L’Algérie rencontrera des responsables des Nations unies le mois prochain pour tenter de résoudre les cas des personnes disparues et oeuvrer à la réconciliation nationale.
« Le gouvernement fournira toutes les informations sur ce sujet et mettra à disposition ses moyens d’enquête en réponse aux demandes faites par les familles des personnes disparues », a déclaré le chef de la diplomatie algérienne Mourad Medelci lors de la 13ème session du Conseil des droits de l’Homme des Nations unies, le 29 mai à Genève, en Suisse, où a été publié le rapport périodique sur la situation des droits de l’Homme en Algérie.
Medelci a indiqué que cette réunion en juillet avec le Groupe de travail des Nations unies sur les disparitions forcées ou involontaires (Working Group on Enforced or Involuntary Disappearances – WGEID) sera organisée dans le cadre de la Charte pour la paix et la réconciliation nationale, ajoutant que « les autorités souhaitent convaincre les familles que le discours officiel est sérieux ».
« Cette réunion, la première en son genre, nous permettra de présenter les différentes mesures prises par le gouvernement pour résoudre cette affaire », a ajouté le ministre.
Kamel Rezzag-Bara, conseiller de la présidence algérienne, a expliqué que « les contacts avec diverses agences des Nations unies nous ont permis de traiter soixante-quatre cas et d’apporter des réponses à une centaine d’autres cas. »
Cette initiative fait suite au rapport mondial 2012 de Human Rights Watch, qui critique l’Algérie pour avoir ignoré les demandes de visite dans le pays par cinq groupes spéciaux du Conseil des droits de l’Homme des Nations unies, parmi lesquels le WGEID.
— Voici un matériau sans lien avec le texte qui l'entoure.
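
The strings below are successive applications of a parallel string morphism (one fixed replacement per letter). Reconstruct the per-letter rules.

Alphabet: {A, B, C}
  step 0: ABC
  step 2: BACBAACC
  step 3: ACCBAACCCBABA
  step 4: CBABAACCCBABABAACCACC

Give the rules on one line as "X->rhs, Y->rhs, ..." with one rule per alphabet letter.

  step 3 ⇒ step 4: ACCBAACCCBABA ⇒ C·BA·BA·AC·C·C·BA·BA·BA·AC·C·AC·C
    A ↦ C
    B ↦ AC
    C ↦ BA

A->C, B->AC, C->BA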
Les Nations unies ont condamné l’Algérie pour deux cas de disparition forcée. Le premier est celui de Kamel Jabrouni, 31 ans, qui avait été arrêté en novembre 1994 à Alger et qui n’a jamais été retrouvé. Le second est celui de deux frères, Jamal, 19 ans, et Mourad Shayhub, 16 ans, arrêtés à leur domicile en mai et en novembre 1996.
Le Comité des droits de l’Homme de l’ONU a demandé à l’Algérie de « mener une enquête complète et précise sur ces disparitions » et de « fournir les détails des résultats de ses investigations et de les publier immédiatement ». Le comité a également souligné la nécessité pour l’Algérie de « poursuivre et punir les responsables de ces violations et de verser une indemnisation en conséquence à leurs familles. »
Les organisations des droits de l’Homme ont accueilli favorablement la volonté de l’Algérie de travailler avec les Nations unies, mais ont conservé une attitude critique sur la question des personnes disparues dans le pays.
Parallèlement à cette réunion à Genève, SOS Missing a organisé un séminaire lors duquel elle a publié son rapport sur les statistiques actuelles et organisé un forum où les militants des droits de l’Homme et les ONG ont entendu les témoignages des familles. Les participants ont critiqué le traitement de cette affaire par l’Algérie, sa méthode d’indemnisation financière, ses procédures judiciaires et son manque de communication avec les familles quant au sort de leurs proches.
Nacera Dutour, présidente du Rassemblement des familles des personnes disparues en Algérie, a expliqué à Magharebia que son association « n’avait reçu aucune invitation de participer à la prochaine réunion prévue en juillet ».
Elle a ajouté qu’alors que de nombreuses familles font valoir leur droit à connaître la vérité, son organisation s’était rendue à Genève pour présenter son rapport au Groupe de travail des Nations unies sur les disparitions contraintes ou involontaires, dans lequel elle a pu recueillir plus de huit mille témoignages sur les disparitions forcées en Algérie.
Le président du Comité national consultatif pour la promotion et la protection des droits de l’Homme (CNCPPDH), Farouk Ksentini, a déclaré dimanche à la radio qu’il sera impossible d’ouvrir une enquête sur tous ces enlèvements. Même les familles qui utilisent le slogan « vérité et justice » n’ont présenté aucune suggestion sur la manière de transcrire ce slogan sur le terrain, a-t-il déclaré.
Ksentini a expliqué que selon les statistiques de la gendarmerie nationale, il existe près de 7 200 cas de disparitions forcées, et que l’Etat a versé une indemnisation à 95 pour cent d’entre eux. Seul un très faible pourcentage refuse encore toute indemnisation, a-t-il ajouté.